Free drivers for ARM graphics

Posted Sep 27, 2013 1:29 UTC (Fri) by dlang (✭ supporter ✭, #313)
In reply to: Free drivers for ARM graphics by khim
Parent article: Free drivers for ARM graphics

>> if you want to modify the firmware you are correct, but if you just want to work with the linux kernel, the ABI/API into the firmware is defined and the drivers to access it are fully open source.

>Well, by this logic ALL AMD/nVidia cards have fully-opensourced drivers. You only need to load few binary blobs (namely Windows, video card driver for Windows and VMWare) and you are golden: ABI/API into the “firmware” is defined and defined and the drivers to access it are fully open source.

no, the binary blobs that run in the kernel address space interact with kernel locking.
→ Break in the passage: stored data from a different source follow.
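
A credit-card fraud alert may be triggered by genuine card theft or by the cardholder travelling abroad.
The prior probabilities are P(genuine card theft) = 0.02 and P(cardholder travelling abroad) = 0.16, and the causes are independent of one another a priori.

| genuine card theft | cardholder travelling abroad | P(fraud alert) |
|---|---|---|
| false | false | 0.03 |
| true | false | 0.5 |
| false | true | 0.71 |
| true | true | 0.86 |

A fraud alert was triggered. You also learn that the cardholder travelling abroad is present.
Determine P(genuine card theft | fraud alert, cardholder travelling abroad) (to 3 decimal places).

P(genuine card theft | fraud alert, cardholder travelling abroad) ≈ 0.024

For the numerator, keep only genuine card theft=true terms: 0.86·0.02 = 0.017200
Normalizer over all consistent configurations: 0.71·0.98 + 0.86·0.02 = 0.713000
Posterior = 0.017200 / 0.713000 ≈ 0.024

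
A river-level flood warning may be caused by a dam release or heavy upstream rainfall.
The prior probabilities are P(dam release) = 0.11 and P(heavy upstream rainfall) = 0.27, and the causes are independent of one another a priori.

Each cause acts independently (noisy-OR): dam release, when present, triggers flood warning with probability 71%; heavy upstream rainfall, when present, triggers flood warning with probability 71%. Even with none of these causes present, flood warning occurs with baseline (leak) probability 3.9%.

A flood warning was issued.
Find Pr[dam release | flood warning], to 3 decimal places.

Under noisy-OR, P(flood warning | causes) = 1 − (1−0.039)·∏(1−qᵢ) over the active causes.
Numerator (weight on configurations with dam release): 0.057921 + 0.027300 = 0.085221
Denominator P(flood warning): 0.039*0.89*0.73 + 0.72131*0.89*0.27 + 0.72131*0.11*0.73 + 0.91918*0.11*0.27 = 0.283890
Posterior = 0.085221 / 0.283890 ≈ 0.300

Pr[dam release | flood warning] ≈ 0.300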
The binary blob drivers have to be changed from one kernel release to the next (remember when a major distro, I think Fedora, delayed an update because the proprietary drivers were not ready yet?)

the R-pi drivers don't suffer any of these problems.

complaining that they aren't 'real' drivers because they don't give you low enough access to the device is like complaining that your disk controller no longer gives you the ability to manually step the heads and you are limited to asking it to just give you a block.

or complaining that a modem only accepts AT commands, you can't use it as a sound card the way you can use a winmodem

> Only most have their blobs in userspace, r-pi have it in firmware.

no, most have blobs in kernelspace and/or userspace as well as in firmware, the r-pi eliminates the userspace/kernelspace binary blobs.

It's not like they re-wrote everything to do this either, this is the architecture they created from the beginning, and why they warned people that getting the source for the kernel drivers wouldn't be very interesting.

The r-pi drivers could be used not only for X, but can be modified to work for Wayland, Mir, *BSD, or any other OS that wants to run on that hardware.

Binary drivers don't allow that.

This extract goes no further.